Contraception après IVG
Après une IVG, il est important de mettre en place une contraception efficace pour éviter une nouvelle grossesse non désirée. La contraception peut être débutée immédiatement après l'IVG, sauf contre-indications spécifiques.
- Contraception hormonale : Pilule, patch, implant, injection.
- Dispositif intra-utérin (DIU) : Au cuivre ou hormonal, peut être posé immédiatement après l'IVG instrumentale ou lors de la visite de suivi pour une IVG médicamenteuse.
- Préservatifs : Externes (masculins) ou internes (féminins), à utiliser dès la reprise des rapports sexuels.
Aspects Psychologiques de l'IVG
Le vécu d'une IVG est personnel et varie d'une femme à l'autre.
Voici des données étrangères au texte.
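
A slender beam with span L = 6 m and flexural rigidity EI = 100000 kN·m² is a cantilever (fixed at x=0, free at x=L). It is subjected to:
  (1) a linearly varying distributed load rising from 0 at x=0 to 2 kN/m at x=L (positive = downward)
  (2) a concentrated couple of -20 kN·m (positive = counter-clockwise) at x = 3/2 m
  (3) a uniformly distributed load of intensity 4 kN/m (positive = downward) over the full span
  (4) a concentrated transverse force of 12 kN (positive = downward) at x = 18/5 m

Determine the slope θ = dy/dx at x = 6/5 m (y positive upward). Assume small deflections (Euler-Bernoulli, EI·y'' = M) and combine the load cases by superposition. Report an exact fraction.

θ(6/5) = -50619/31250000 rad

Load 1 — triangular load w₀=2 kN/m (0→w₀ over full span):
  θ_1 = (w₀Lx²/4-w₀L²x/3-w₀x⁴/(24L))/EI = (2·6·(6/5)²/4-2·6²·(6/5)/3-2·(6/5)⁴/(24·6))/100000 = -7659/31250000 rad
Load 2 — applied couple M₀=-20 kN·m at a=3/2 m (b=L-a=9/2):
  θ_2 = M₀x/EI  [x≤a] = (-20)·(6/5)/100000 = -3/12500 rad
Load 3 — uniform load w=4 kN/m over full span:
  θ_3 = -wx(x²-3Lx+3L²)/(6EI) = -4·(6/5)·((6/5)²-3·6·(6/5)+3·6²)/(6·100000) = -549/781250 rad
Load 4 — point force P=12 kN at a=18/5 m (b=L-a=12/5):
  θ_4 = -Px(2a-x)/(2EI)  [x≤a] = -12·(6/5)·(2·(18/5)-(6/5))/(2·100000) = -27/62500 rad
Superposition: θ = Σ θ_i = -50619/31250000 rad ≈ -0.001620 rad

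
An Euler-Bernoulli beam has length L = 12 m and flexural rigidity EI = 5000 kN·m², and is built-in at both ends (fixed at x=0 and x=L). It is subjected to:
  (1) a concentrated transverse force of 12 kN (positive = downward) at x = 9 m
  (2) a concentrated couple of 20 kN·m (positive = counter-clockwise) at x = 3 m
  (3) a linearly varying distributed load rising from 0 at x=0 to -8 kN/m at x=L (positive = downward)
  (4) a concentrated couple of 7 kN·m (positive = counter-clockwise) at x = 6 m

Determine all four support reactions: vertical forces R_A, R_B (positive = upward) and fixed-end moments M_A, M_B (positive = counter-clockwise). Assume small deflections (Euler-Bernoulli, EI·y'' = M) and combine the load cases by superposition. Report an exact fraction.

R_A = -391/40 kN, M_A = -673/20 kN·m, R_B = -1049/40 kN, M_B = 907/20 kN·m

Load 1 — point force P=12 kN at a=9 m (b=L-a=3):
  R_A = Pb²(3a+b)/L³ = 12·3²·(3·9+3)/12³ = 15/8 kN
  M_A = Pab²/L² = 12·9·3²/12² = 27/4 kN·m
  R_B = Pa²(a+3b)/L³ = 12·9²·(9+3·3)/12³ = 81/8 kN
  M_B = -Pa²b/L² = -12·9²·3/12² = -81/4 kN·m
Load 2 — applied couple M₀=20 kN·m at a=3 m (b=L-a=9):
  R_A = 6M₀ab/L³ = 6·20·3·9/12³ = 15/8 kN
  M_A = M₀b(2a-b)/L² = 20·9·(2·3-9)/12² = -15/4 kN·m
  R_B = -6M₀ab/L³ = -6·20·3·9/12³ = -15/8 kN
  M_B = M₀a(2b-a)/L² = 20·3·(2·9-3)/12² = 25/4 kN·m
Load 3 — triangular load w₀=-8 kN/m (0→w₀ over full span):
  R_A = 3w₀L/20 = 3·(-8)·12/20 = -72/5 kN
  M_A = w₀L²/30 = (-8)·12²/30 = -192/5 kN·m
  R_B = 7w₀L/20 = 7·(-8)·12/20 = -168/5 kN
  M_B = -w₀L²/20 = -(-8)·12²/20 = 288/5 kN·m
Load 4 — applied couple M₀=7 kN·m at a=6 m (b=L-a=6):
  R_A = 6M₀ab/L³ = 6·7·6·6/12³ = 7/8 kN
  M_A = M₀b(2a-b)/L² = 7·6·(2·6-6)/12² = 7/4 kN·m
  R_B = -6M₀ab/L³ = -6·7·6·6/12³ = -7/8 kN
  M_B = M₀a(2b-a)/L² = 7·6·(2·6-6)/12² = 7/4 kN·m
Superposition: R_A = -391/40 kN, M_A = -673/20 kN·m, R_B = -1049/40 kN, M_B = 907/20 kN·m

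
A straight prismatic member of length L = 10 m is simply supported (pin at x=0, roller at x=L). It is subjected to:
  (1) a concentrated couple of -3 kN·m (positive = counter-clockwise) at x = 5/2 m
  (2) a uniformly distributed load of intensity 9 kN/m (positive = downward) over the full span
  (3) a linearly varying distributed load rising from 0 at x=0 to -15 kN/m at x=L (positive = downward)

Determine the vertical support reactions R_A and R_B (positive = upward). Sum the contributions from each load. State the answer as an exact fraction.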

Il est important de se rappeler que l'IVG n'est pas à l'origine de troubles psychologiques spécifiques. Le contexte de sa réalisation et l'accompagnement autour de l'IVG peuvent avoir un impact psychologique.
Soutien psychologique
Après une IVG, il est essentiel de pouvoir parler, se sentir écoutée et soutenue. N'hésitez pas à vous confier à une personne de confiance, un professionnel de santé ou un psychologue. Le Planning familial et d'autres associations peuvent également vous apporter un soutien important.